Treasury Department oversight of non-bank money-remittance businesses would be more streamlined by reducing duplication of regulatory reviews with states under a bill now awaiting President Obama’s signature. The bill also could save remittance companies millions by not have to go through duplicative state and federal review processes.

The U.S. Senate on Friday (Aug. 1) approved the Money Remittances Improvement Act. The legislation authorizes the secretary of the treasury to rely on examinations conducted by the relevant state supervisory agency when weighing whether a non-bank funds-transfer company complies with monetary instrument transaction reporting requirements. This authorization applies if the category of financial institution is required by state law to comply with federal requirements, and the state supervisory agency is authorized to ensure that the financial institution complies with federal requirements.

The House approved its version of the bill in May.

Current law has hindered collaboration between state and federal regulators by restricting information sharing. By expanding state and federal coordination, the bill promotes more consistent approaches to examinations while streamlining the remittance process and eliminating funds-transfer regulatory barriers.

The bill would also reduce duplicative examinations on the regulated firms. Under current law, these institutions must comply with rules from state regulators and such federal bureaus as the IRS and Financial Crimes Enforcement Network (FinCEN).

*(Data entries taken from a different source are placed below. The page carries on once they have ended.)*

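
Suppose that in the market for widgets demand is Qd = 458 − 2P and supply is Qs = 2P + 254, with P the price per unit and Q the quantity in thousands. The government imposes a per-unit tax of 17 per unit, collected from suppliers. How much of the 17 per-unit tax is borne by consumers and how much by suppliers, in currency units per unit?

Before the tax: set 458 − 2P = 2P + 254 → P* = 51, Q* = 356.
With the tax collected from suppliers, supply shifts: Qs = 2(P − 17) + 254.
Solving gives Q = 339 with consumers paying 59.5 and suppliers receiving 42.5 (the 17 wedge).
Burden on consumers: 8.5; on suppliers: 8.5. (They sum to 17.)
The less price-elastic side of the market bears the larger share of a per-unit tax.

Consumers bear 8.5 per unit; suppliers bear 8.5 per unit.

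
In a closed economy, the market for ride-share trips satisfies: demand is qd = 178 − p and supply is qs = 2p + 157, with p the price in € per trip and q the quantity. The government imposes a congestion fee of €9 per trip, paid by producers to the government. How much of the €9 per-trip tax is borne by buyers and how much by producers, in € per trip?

Buyers bear €6 per trip; producers bear €3 per trip.

Before the tax: set 178 − p = 2p + 157 → p* = €7, q* = 171.
With the tax collected from producers, supply shifts: qs = 2(p − 9) + 157.
Solving gives q = 165 with buyers paying €13 and producers receiving €4 (the €9 wedge).
Burden on buyers: €6; on producers: €3. (They sum to €9.)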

Consequently, these entities are examined for compliance by both state and federal examiners.

The legislation, by reducing compliance costs, opens the door to greater competition for international funds-transfer services, which should make it easier for American immigrants supporting their extended families overseas while continuing to provide the necessary safeguards to ensure their funds reaches the intended destination.

Responding to the Senate action, U.S. Rep. Keith Ellison, (D-Minn.), suggested the legislation will be especially helpful for the Somali and Hmong communities his direct represents. “This bill will simplify the process by which families and businesses send money home,” he said. “I look forward to the president signing this bill into law.”

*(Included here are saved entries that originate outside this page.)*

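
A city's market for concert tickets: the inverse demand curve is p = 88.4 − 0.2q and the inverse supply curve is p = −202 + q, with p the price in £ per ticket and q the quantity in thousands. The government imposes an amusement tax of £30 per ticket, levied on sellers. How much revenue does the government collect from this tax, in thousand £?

Rewrite in direct form: qd = 442 − 5p and qs = p + 202.
Before the tax: set 442 − 5p = p + 202 → p* = £40, q* = 242.
With the tax collected from sellers, supply shifts: qs = (p − 30) + 202.
New equilibrium: consumers pay £45, sellers receive £15, q = 217. (Wedge: pb − ps = 30.)
Revenue = t · Q = 30 · 217 = £6510.

Tax revenue = £6510 thousand.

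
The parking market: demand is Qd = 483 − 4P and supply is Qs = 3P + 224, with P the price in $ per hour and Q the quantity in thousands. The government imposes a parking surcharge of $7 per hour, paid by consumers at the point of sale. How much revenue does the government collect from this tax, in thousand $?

Tax revenue = $2261 thousand.

Before the tax: set 483 − 4P = 3P + 224 → P* = $37, Q* = 335.
With the tax collected from consumers, demand (in seller-price terms) shifts: Qd = 483 − 4(P + 7).
Solving gives Q = 323 with consumers paying $40 and suppliers receiving $33 (the $7 wedge).
Revenue = t · Q = 7 · 323 = $2261.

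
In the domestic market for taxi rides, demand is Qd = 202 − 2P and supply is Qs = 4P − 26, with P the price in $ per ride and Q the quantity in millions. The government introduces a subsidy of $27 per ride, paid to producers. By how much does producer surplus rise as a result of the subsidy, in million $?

Before the subsidy: set 202 − 2P = 4P − 26 → P* = $38, Q* = 126.
With a per-unit subsidy paid to producers, each receives P + 27 per unit sold, so supply becomes Qs = 4(P + 27) − 26.
New equilibrium: buyers pay $20, producers receive $47, Q = 162. (Wedge: Pb − Ps = −27.)
ΔPS is the trapezoid between Q = 162 and Q = 126 of height $9: ½ · (126 + 162) · 9 = $1296.

Producer surplus rises by $1296 million.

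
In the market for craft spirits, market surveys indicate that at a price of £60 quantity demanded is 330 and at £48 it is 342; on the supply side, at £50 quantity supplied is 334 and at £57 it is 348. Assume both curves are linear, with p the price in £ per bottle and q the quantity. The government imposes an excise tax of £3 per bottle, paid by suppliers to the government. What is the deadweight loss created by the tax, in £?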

By allowing federal regulators to use state exams, they are able to more efficiently ensure compliance with laws and regulations while also reducing costs for the regulated firms themselves, Ellison said.

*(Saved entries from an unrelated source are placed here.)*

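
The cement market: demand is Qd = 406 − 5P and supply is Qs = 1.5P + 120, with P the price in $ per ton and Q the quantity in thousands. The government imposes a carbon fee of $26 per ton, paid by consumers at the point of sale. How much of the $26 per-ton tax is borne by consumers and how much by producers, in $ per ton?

Before the tax: set 406 − 5P = 1.5P + 120 → P* = $44, Q* = 186.
With the tax collected from consumers, demand (in seller-price terms) shifts: Qd = 406 − 5(P + 26).
Solving gives Q = 156 with consumers paying $50 and producers receiving $24 (the $26 wedge).
Burden on consumers: $6; on producers: $20. (They sum to $26.)

Consumers bear $6 per ton; producers bear $20 per ton.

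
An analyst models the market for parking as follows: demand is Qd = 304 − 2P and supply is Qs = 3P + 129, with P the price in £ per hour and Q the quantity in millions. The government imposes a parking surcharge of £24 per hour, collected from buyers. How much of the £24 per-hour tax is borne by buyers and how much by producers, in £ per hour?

Without the tax, 304 − 2P = 3P + 129 gives 5P = 175, so P* = £35 and Q* = 234.
With the tax collected from buyers, demand (in seller-price terms) shifts: Qd = 304 − 2(P + 24).
Solving gives Q = 205.2 with buyers paying £49.4 and producers receiving £25.4 (the £24 wedge).
Burden on buyers: £14.4; on producers: £9.6. (They sum to £24.)
The less price-elastic side of the market bears the larger share of a per-unit tax.

Buyers bear £14.4 per hour; producers bear £9.6 per hour.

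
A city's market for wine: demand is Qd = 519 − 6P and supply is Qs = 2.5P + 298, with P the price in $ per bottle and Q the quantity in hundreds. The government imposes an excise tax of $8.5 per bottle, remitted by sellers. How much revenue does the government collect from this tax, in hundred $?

Tax revenue = $2958 hundred.

Without the tax, 519 − 6P = 2.5P + 298 gives 8.5P = 221, so P* = $26 and Q* = 363.
With the tax collected from sellers, supply shifts: Qs = 2.5(P − 8.5) + 298.
Solving gives Q = 348 with buyers paying $28.5 and sellers receiving $20 (the $8.5 wedge).
Revenue = t · Q = 8.5 · 348 = $2958.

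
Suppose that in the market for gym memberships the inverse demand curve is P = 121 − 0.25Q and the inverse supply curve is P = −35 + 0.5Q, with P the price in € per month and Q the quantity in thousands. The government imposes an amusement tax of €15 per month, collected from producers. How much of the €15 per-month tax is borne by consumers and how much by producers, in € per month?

Consumers bear €5 per month; producers bear €10 per month.

Inverting to Q(P) form: Qd = 484 − 4P; Qs = 2P + 70.
Without the tax, 484 − 4P = 2P + 70 gives 6P = 414, so P* = €69 and Q* = 208.
With the tax collected from producers, supply shifts: Qs = 2(P − 15) + 70.
New equilibrium: consumers pay €74, producers receive €59, Q = 188. (Wedge: Pb − Ps = 15.)
Burden on consumers: €5; on producers: €10. (They sum to €15.)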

Citing Treasury Secretary Jack Lew, Ellison noted that the FinCEN’s ability to formally rely on examinations conducted by state supervisory agencies will greatly improve Bank Secrecy Act compliance and oversight for nonbank financial institutions lacking a federal regulator. Obama had requested the authority outlined in the bill in three of his budget requests.

“It enables FinCEN to focus federal examinations more efficiently on institutions of greatest risk,” Ellison noted in April in comments about the bill. “It will increase information sharing between FinCEN and counterpart anti-money laundering/counter-terrorist financing regulators.”

Among the organizations also supporting the legislation are The Conference of State Bank Supervisors, Money Transmitter Regulators Association, Oxfam America African Development Solutions, the Somali American Remittances association, Tawakal Money Express, Kaah Express, Dahab-shiil, Amal USA Inc., and the Somali Action Alliance, and The Confederation of Somali Community in Minnesota, Ellison noted.